Recherche clinique et réglementation française : le strict cadre de la loi Jardé

11 Jun 2019

La loi n°2012-300 du 5 mars 2012 relative aux recherches impliquant la personne humaine, plus connue sous le nom de loi Jardé régit et encadre actuellement la recherche clinique portant sur un dispositif médical (DM), un médicament ou un autre produit de santé.
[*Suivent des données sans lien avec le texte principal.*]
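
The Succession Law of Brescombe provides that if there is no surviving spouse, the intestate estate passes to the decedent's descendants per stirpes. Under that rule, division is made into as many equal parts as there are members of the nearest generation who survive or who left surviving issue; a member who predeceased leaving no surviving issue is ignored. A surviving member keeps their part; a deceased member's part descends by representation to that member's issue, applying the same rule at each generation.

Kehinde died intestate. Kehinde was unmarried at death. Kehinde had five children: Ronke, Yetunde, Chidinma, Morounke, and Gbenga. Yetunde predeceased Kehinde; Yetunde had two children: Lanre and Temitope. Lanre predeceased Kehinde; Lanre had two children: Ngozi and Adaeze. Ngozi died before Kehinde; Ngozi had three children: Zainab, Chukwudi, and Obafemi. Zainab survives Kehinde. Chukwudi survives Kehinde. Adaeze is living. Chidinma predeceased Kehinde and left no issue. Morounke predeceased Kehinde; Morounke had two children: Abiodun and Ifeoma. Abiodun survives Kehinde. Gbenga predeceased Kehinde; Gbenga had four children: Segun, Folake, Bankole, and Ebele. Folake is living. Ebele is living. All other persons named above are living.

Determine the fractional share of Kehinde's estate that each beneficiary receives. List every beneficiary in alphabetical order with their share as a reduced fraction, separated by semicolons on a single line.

There is no surviving spouse, so the entire estate passes to Kehinde's descendants per stirpes.
Chidinma left no surviving issue, so that branch lapses and is disregarded.
The estate is divided into 4 equal shares of 1/4 among Ronke, Yetunde, Morounke, Gbenga.
Ronke is living and takes 1/4.
Yetunde predeceased; the 1/4 allotted to Yetunde's branch passes to Yetunde's issue by representation.
The 1/4 is divided into 2 equal shares of 1/8 among Lanre, Temitope.
Lanre predeceased; the 1/8 allotted to Lanre's branch passes to Lanre's issue by representation.
The 1/8 is divided into 2 equal shares of 1/16 among Ngozi, Adaeze.
Ngozi predeceased; the 1/16 allotted to Ngozi's branch passes to Ngozi's issue by representation.
The 1/16 is divided into 3 equal shares of 1/48 among Zainab, Chukwudi, Obafemi.
Zainab is living and takes 1/48.
Chukwudi is living and takes 1/48.
Obafemi is living and takes 1/48.
Adaeze is living and takes 1/16.
Temitope is living and takes 1/8.
Morounke predeceased; the 1/4 allotted to Morounke's branch passes to Morounke's issue by representation.
The 1/4 is divided into 2 equal shares of 1/8 among Abiodun, Ifeoma.
Abiodun is living and takes 1/8.
Ifeoma is living and takes 1/8.
Gbenga predeceased; the 1/4 allotted to Gbenga's branch passes to Gbenga's issue by representation.
The 1/4 is divided into 4 equal shares of 1/16 among Segun, Folake, Bankole, Ebele.
Segun is living and takes 1/16.
Folake is living and takes 1/16.
Bankole is living and takes 1/16.
Ebele is living and takes 1/16.

Abiodun 1/8; Adaeze 1/16; Bankole 1/16; Chukwudi 1/48; Ebele 1/16; Folake 1/16; Ifeoma 1/8; Obafemi 1/48; Ronke 1/4; Segun 1/16; Temitope 1/8; Zainab 1/48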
La récente application de la loi Jardé


Si le texte dépend de la loi de 2012, il n’a été appliqué qu’à partir de novembre 2016. Il encadre aujourd’hui la totalité des recherches cliniques qui ont trait à la personne humaine. L’article R.1121 du Code de la santé publique issu du décret 2017-884 en donne une définition précise : les recherches cliniques portant sur la personne humaine sont celles qui sont « organisées et pratiquées sur des personnes volontaires saines ou malades » qui « visent à évaluer les mécanismes de fonctionnement de l’organisme humain normal ou pathologique, l’efficacité et la sécurité de réalisation d’actes ou de l’utilisation ou de l’administration de produits dans un but de diagnostic, de traitement ou de prévention d’états pathologiques. »


La recherche clinique scindée en 3 grandes catégories par la loi Jardé


Selon la loi Jardé, les recherches cliniques peuvent être classées comme suit : 


•    Les recherches interventionnelles portant sur la personne humaine qui ne peuvent être justifiées par la prise en charge déjà en place (catégorie 1). « Cette catégorie inclut notamment les recherches relatives aux dispositifs médicaux avant marquage CE médical ou après marquage CE médical, mais dont les fabricants souhaitent étendre les indications », explique Julie Oheix, juriste pour le Snitem.


•    Les recherches interventionnelles portant sur la personne humaine avec de faibles risques et contraintes (catégorie 2). 


•    Les recherches non interventionnelles ou « observationnelles » (catégorie 3) portant sur la personne humaine par le biais d’entretiens et/ou de questionnaires sur les habitudes de vie… Ce type de recherche présente un risque très limité voir nul.


La catégorie de la recherche détermine la complexité de sa réalisation et les formalités préalables. Elles sont logiquement moins importantes pour les recherches présentant peu ou pas de risques (catégorie 3) que pour les recherches interventionnelles de catégorie 1. 


Ainsi : 


•    Les recherches de catégorie 1 appellent l’avis d’un CPP (Comité de protection des personnes) et l’autorisation de l’ANSM (Agence nationale de sécurité du médicament et des produits de santé).


•    Les recherches de catégorie 2 et 3 appellent l’avis d’un CPP uniquement.


Les autres réglementations encadrant la recherche clinique


Si la loi Jardé est le principal, il existe d’autres cadres pour la recherche clinique en France. On pense notamment à :


•    La loi Informatique et Libertés et le Règlement général sur la protection des données, 
•    La réglementation portant sur la transparence des liens d’intérêts,
•    Le dispositif de la loi anti-cadeaux,
•    Dans certains cas, une déclaration auprès de la Cnil (Commission nationale de l’informatique et des libertés),
•    Dans certains cas toujours, la soumission d’éléments au Conseil de l’Ordre.